Barchan: Can you train people to become brave leaders?
Biderman: People can show you courage- and it is usually an inherent trait. But you can train people to find the leader within themselves. At the end of the day, a person has to believe in themselves and put the work in to become brave enough to act. In a sexist country like Brazil, making women aware of leadership opportunities is important for them to mature faster as leaders.
Barchan: Do you look for that “courage trait” in your employees?
Biderman: Yes, time is of the essence in our area of work. But we also need people to not just be brave leaders but honest and methodical organizers. You need both.
Barchan: What do you think of millennials and the “ social media” generation?
Biderman: My impression is that they are more horizontal in their decisions and don’t like hierarchies. They are also addicted to accessing information quickly but don’t always deep dive into understanding issues. Yet, they are problem-oriented and can synthesize complex situations quickly.
I keep telling my colleagues at different nonprofits and companies that we need to pass down the power and knowledge to the younger generations while speaking their technological languages. I think in the future, there will be fewer traditional NGOs and more self-led social movements and self-organized companies. In the current water crisis, seeing new leadership that is horizontal with collective decision-making power is encouraging. Social media here is key to this decentralized, democratic model.
Barchan: Where do you see Brazil be in 20 years?
Biderman: I am very optimistic. I think that Brazil will be more democratic. Media coverage will be more sophisticated and accurate to reflect a more decentralized power structure. We will transmit information and knowledge in a more innovative way. Twenty years from now, communication will be completely different.
However, it will be a bigger challenge for us to deal with the environment and the drought. We will have to stand together! We need people who are fast thinkers, solution-oriented, not bureaucratic, because we’ve run out of time to be inefficient. We have to assess the leaders that have guts to take difficult decisions.
We also have to think collectively in our leadership. Let go of our egos and be open to advice, and generous in how we manage and empower teams.
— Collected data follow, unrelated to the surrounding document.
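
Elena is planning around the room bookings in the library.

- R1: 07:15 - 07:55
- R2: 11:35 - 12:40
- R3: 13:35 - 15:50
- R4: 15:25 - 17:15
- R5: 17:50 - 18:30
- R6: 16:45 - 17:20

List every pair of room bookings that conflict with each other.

R3 & R4, R4 & R6

Sorted by start: R1, R2, R3, R4, R6, R5.
R2 starts after R1 ends — done with R1.
R3 starts after R2 ends — done with R2.
R4 starts before R3 ends → R3 and R4 overlap.
R6 starts after R3 ends — done with R3.
R6 starts before R4 ends → R4 and R6 overlap.
R5 starts after R4 ends.
R5 starts after R6 ends.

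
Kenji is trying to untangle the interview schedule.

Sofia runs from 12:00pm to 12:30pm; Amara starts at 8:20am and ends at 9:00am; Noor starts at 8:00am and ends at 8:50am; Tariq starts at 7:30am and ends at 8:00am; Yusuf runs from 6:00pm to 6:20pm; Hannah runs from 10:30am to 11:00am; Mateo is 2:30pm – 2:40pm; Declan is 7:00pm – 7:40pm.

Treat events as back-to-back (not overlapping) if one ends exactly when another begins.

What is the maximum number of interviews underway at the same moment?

Sort all start/end points and keep a running count:
7:30am start Tariq → 1
8:00am end Tariq → 0
8:00am start Noor → 1
8:20am start Amara → 2
8:50am end Noor → 1
9:00am end Amara → 0
10:30am start Hannah → 1
11:00am end Hannah → 0
12:00pm start Sofia → 1
12:30pm end Sofia → 0
2:30pm start Mateo → 1
2:40pm end Mateo → 0
6:00pm start Yusuf → 1
6:20pm end Yusuf → 0
7:00pm start Declan → 1
7:40pm end Declan → 0
Peak is 2, at 8:20am (Amara, Noor).

2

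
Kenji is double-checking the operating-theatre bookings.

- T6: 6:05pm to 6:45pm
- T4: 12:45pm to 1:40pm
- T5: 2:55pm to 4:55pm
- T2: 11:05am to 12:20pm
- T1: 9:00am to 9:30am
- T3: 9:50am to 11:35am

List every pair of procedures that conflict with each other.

Two intervals overlap when each starts before the other ends.
Sorted by start: T1, T3, T2, T4, T5, T6.
T3 starts after T1 ends; T1 is clear from here.
T2 starts before T3 ends → T3 and T2 overlap.
T4 starts after T3 ends; T3 is clear from here.
T4 starts after T2 ends; T2 is clear from here.
T5 starts after T4 ends; T4 is clear from here.
T6 starts after T5 ends.

T2 & T3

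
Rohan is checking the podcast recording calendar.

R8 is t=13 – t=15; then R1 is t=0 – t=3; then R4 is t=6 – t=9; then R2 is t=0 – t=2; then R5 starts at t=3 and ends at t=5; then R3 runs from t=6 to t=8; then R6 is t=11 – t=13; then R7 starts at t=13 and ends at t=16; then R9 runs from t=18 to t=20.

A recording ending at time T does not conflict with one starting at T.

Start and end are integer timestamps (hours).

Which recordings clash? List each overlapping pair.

R1 & R2, R3 & R4, R7 & R8

Sorted by start: R1, R2, R5, R3, R4, R6, R7, R8, R9.
R2 starts before R1 ends → R1 and R2 overlap.
R5 starts exactly when R1 ends (back-to-back, no overlap) — done with R1.
R5 starts after R2 ends — done with R2.
R3 starts after R5 ends — done with R5.
R4 starts before R3 ends → R3 and R4 overlap.
R6 starts after R3 ends — done with R3.
R6 starts after R4 ends — done with R4.
R7 starts exactly when R6 ends (back-to-back, no overlap) — done with R6.
R8 starts before R7 ends → R7 and R8 overlap.
R9 starts after R7 ends.
R9 starts after R8 ends.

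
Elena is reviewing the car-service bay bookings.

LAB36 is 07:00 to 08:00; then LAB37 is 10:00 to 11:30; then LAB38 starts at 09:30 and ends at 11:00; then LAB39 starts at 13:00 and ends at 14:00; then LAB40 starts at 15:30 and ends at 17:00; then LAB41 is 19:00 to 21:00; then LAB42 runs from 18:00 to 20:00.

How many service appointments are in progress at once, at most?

2

Walk through starts and ends in time order (an end at T is processed before a start at T):
07:00 start LAB36 → 1
08:00 end LAB36 → 0
09:30 start LAB38 → 1
10:00 start LAB37 → 2
11:00 end LAB38 → 1
11:30 end LAB37 → 0
13:00 start LAB39 → 1
14:00 end LAB39 → 0
15:30 start LAB40 → 1
17:00 end LAB40 → 0
18:00 start LAB42 → 1
19:00 start LAB41 → 2
20:00 end LAB42 → 1
21:00 end LAB41 → 0
Peak is 2, at 10:00 (LAB37, LAB38).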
There is no more time for egos, we have to trust each other to heal the planet.
Rachel has a PhD degree in Public Administration from Fundação Getulio Vargas, São Paulo, Brasil (2011), holds two masters degrees: Environmental Sciences (MSc), University of São Paulo (1999) and International Legal Studies, American University Washington College of Law, D.C. (1992). Rachel has a Law Degree from University of São Paulo (1990). She was fellow at the Science, Technology and Society Program at the Harvard JFK School of Government, Fall, 2009. She is the creator and coordinator of the course on "Low Carbon Management" at the Extension School of Fundação Getulio Vargas (as of 2010) and was a professor at FGV School of Business Administration on the Management of Sustainability (2006-2011).